ANPR and personal data

Automatic Number Plate Recognition allows a vehicle to be tracked to its registered keeper. It is clearly a form of identifier linking a car and its movements with a specific individual. It is that person’s personal data. But could it be the personal data of other people as well – such as passengers in the car?

This question bobbed up in the Upper Tribunal’s recent decision in Smith v IC and Chief Constable of Essex Police [2016] UKUT 0455 (AAC). Ms Smith wrote books about crimes such as heists and armed robbery. One day in February 2008, he and a friend followed a cash-in-transit van around Basildon for a while in the friend’s car. Mr Smith explained that this was for research purposes, but – aided by ANPR data – they were nabbed and successfully prosecuted for conspiracy to commit robbery. Mr Smith maintained he was the victim of a police fit-up.

He sought the ANPR data for the friend’s vehicle from the relevant day under FOIA. He received a ‘neither confirm nor deny’ refusal under section 40(5) FOIA, on the basis that confirming or denying would unfairly reveal something about the friend (the registered keeper of the car).

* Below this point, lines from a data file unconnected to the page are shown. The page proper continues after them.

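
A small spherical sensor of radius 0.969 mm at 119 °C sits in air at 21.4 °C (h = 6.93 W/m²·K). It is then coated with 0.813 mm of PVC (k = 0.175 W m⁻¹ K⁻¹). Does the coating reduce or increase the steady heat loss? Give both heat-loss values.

Critical radius for a sphere: r_cr = 2k/h = 0.0505 m = 5.05 cm.
Outer radius after coating: r₂ = 9.69×10^-4 + 8.13×10^-4 = 0.001782 m.
Since r₁ < r_cr and r₂ ≤ r_cr, the coating moves toward the maximum at r_cr — heat loss rises.
Bare: R = 1/(4πr₁²h) = 12230 K/W; Q = 97.6/12230 = 0.00798 W.
Coated: R = R_cond + R_conv = 3830 K/W; Q = 97.6/3830 = 0.0255 W.

increases: 0.00798 → 0.0255 W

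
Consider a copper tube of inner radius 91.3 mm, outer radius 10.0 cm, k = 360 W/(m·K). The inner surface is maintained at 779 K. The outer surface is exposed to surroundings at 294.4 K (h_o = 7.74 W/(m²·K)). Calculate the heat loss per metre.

Q' = 2360 W/m

Series thermal resistances, inner to outer:
  R'_copper = ln(0.100/0.0913)/(2πk) = 0.09102/(2π·360) = 4.024×10^-5 m·K/W
  R'_conv,out = 1/(2πr h) = 1/(2π·0.100·7.74) = 0.2056 m·K/W
ΣR = 4.024×10^-5 + 0.2056 = 0.2056 m·K/W
Q' = ΔT/ΣR = (779 K − 294.4 K)/0.2056 = 2360 W/m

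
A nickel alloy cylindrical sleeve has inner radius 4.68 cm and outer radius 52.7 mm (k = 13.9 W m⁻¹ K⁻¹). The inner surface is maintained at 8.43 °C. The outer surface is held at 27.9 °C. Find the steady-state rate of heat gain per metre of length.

Q' = 14.3 kW/m

Q' = 2πk·ΔT/ln(r₂/r₁) = 2π × 13.9 × 19.47 / ln(0.0527/0.0468) = 14300 W/m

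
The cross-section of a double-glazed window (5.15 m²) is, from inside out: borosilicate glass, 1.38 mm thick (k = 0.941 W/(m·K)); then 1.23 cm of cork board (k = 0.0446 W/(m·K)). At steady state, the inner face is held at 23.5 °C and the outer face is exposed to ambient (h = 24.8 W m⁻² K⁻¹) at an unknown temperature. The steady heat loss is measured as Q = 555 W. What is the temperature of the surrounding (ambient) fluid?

T_out = -10.7 °C

Series resistances:
  R_borosilicate glass = L/(kA) = 0.00138/(0.941·5.15) = 2.848×10^-4 K/W
  R_cork board = L/(kA) = 0.0123/(0.0446·5.15) = 0.05355 K/W
  R_conv,out = 1/(hA) = 1/(24.8·5.15) = 0.007830 K/W
ΣR = 0.06166 K/W
ΔT = Q·ΣR = 555 × 0.06166 = 34.22 K
Heat flows outward, so T_out = T_in − ΔT = 23.5 − 34.22 = -10.7 °C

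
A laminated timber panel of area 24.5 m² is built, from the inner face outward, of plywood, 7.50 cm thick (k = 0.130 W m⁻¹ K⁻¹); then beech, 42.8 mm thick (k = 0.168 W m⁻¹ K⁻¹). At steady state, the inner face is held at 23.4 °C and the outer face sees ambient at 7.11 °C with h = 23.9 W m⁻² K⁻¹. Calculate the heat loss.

Q = 457 W

Series thermal resistances, inner to outer:
  R_plywood = L/(kA) = 0.0750/(0.130·24.5) = 0.02355 K/W
  R_beech = L/(kA) = 0.0428/(0.168·24.5) = 0.01040 K/W
  R_conv,out = 1/(hA) = 1/(23.9·24.5) = 0.001708 K/W
ΣR = 0.02355 + 0.01040 + 0.001708 = 0.03566 K/W
Q = ΔT/ΣR = (23.4 °C − 7.11 °C)/0.03566 = 457 W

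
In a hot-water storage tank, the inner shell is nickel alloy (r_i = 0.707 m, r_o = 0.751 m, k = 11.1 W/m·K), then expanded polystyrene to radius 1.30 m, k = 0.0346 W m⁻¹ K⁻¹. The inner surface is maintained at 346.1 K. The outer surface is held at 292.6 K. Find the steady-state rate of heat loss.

Q = 41.3 W

Series thermal resistances, inner to outer:
  R_nickel alloy = (1/0.707 − 1/0.751)/(4πk) = 0.08287/(4π·11.1) = 5.941×10^-4 K/W
  R_expanded polystyrene = (1/0.751 − 1/1.30)/(4πk) = 0.5623/(4π·0.0346) = 1.293 K/W
ΣR = 5.941×10^-4 + 1.293 = 1.294 K/W
Q = ΔT/ΣR = (346.1 K − 292.6 K)/1.294 = 41.3 W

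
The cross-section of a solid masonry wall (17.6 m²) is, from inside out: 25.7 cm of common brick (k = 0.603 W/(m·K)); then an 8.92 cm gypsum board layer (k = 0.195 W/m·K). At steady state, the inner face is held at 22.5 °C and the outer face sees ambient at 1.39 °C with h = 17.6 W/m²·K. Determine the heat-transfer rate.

Q = 395 W

Resistance network (inner→outer):
  R_common brick = L/(kA) = 0.257/(0.603·17.6) = 0.02422 K/W
  R_gypsum board = L/(kA) = 0.0892/(0.195·17.6) = 0.02599 K/W
  R_conv,out = 1/(hA) = 1/(17.6·17.6) = 0.003228 K/W
ΣR = 0.02422 + 0.02599 + 0.003228 = 0.05344 K/W
Q = ΔT/ΣR = (22.5 °C − 1.39 °C)/0.05344 = 395 W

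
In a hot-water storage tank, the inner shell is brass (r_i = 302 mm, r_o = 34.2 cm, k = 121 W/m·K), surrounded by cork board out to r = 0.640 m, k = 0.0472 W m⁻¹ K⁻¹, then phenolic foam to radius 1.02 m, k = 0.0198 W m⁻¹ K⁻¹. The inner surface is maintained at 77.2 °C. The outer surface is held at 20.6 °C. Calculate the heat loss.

Series thermal resistances, inner to outer:
  R_brass = (1/0.302 − 1/0.342)/(4πk) = 0.3873/(4π·121) = 2.547×10^-4 K/W
  R_cork board = (1/0.342 − 1/0.640)/(4πk) = 1.361/(4π·0.0472) = 2.295 K/W
  R_phenolic foam = (1/0.640 − 1/1.02)/(4πk) = 0.5821/(4π·0.0198) = 2.340 K/W
ΣR = 2.547×10^-4 + 2.295 + 2.340 = 4.635 K/W
Q = ΔT/ΣR = (77.2 °C − 20.6 °C)/4.635 = 12.2 W

Q = 12.2 W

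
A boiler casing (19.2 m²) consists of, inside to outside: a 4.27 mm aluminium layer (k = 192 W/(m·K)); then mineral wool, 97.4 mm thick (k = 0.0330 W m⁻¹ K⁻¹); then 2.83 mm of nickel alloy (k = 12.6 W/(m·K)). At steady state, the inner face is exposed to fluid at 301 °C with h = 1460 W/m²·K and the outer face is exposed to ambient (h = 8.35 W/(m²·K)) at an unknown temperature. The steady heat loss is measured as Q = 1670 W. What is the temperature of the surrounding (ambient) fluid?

T_out = 33.8 °C

Series resistances:
  R_conv,in = 1/(hA) = 1/(1460·19.2) = 3.567×10^-5 K/W
  R_aluminium = L/(kA) = 0.00427/(192·19.2) = 1.158×10^-6 K/W
  R_mineral wool = L/(kA) = 0.0974/(0.0330·19.2) = 0.1537 K/W
  R_nickel alloy = L/(kA) = 0.00283/(12.6·19.2) = 1.170×10^-5 K/W
  R_conv,out = 1/(hA) = 1/(8.35·19.2) = 0.006238 K/W
ΣR = 0.1600 K/W
ΔT = Q·ΣR = 1670 × 0.1600 = 267.2 K
Heat flows outward, so T_out = T_in − ΔT = 301 − 267.2 = 33.8 °C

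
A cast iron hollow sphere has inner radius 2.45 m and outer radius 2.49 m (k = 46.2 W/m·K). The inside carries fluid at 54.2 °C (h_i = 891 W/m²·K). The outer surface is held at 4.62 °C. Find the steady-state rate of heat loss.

Series thermal resistances, inner to outer:
  R_conv,in = 1/(4πr²h) = 1/(4π·2.45²·891) = 1.488×10^-5 K/W
  R_cast iron = (1/2.45 − 1/2.49)/(4πk) = 0.006557/(4π·46.2) = 1.129×10^-5 K/W
ΣR = 1.488×10^-5 + 1.129×10^-5 = 2.617×10^-5 K/W
Q = ΔT/ΣR = (54.2 °C − 4.62 °C)/2.617×10^-5 = 1.89×10^6 W

Q = 1.89×10^6 W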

The Upper Tribunal proceedings explored the question of whether the requested information was also the personal data of Mr Smith, the passenger. Viewed in isolation, the answer would be ‘no’. But viewed in context – specifically, by reference to the terms of the request which stated that police had confirmed Mr Smith to be a passenger in that vehicle on that day – it became Mr Smith’s personal data too. The terms of the request provided a bridge, i.e. a link between the ANPR data and Mr Smith, and established that this data identified him too.

The overall outcome was the same (neither confirm nor deny response upheld), but the Upper Tribunal’s analysis of personal data is worth noting, for those who love such things.

Chris Knight and Rupert Paines both appeared.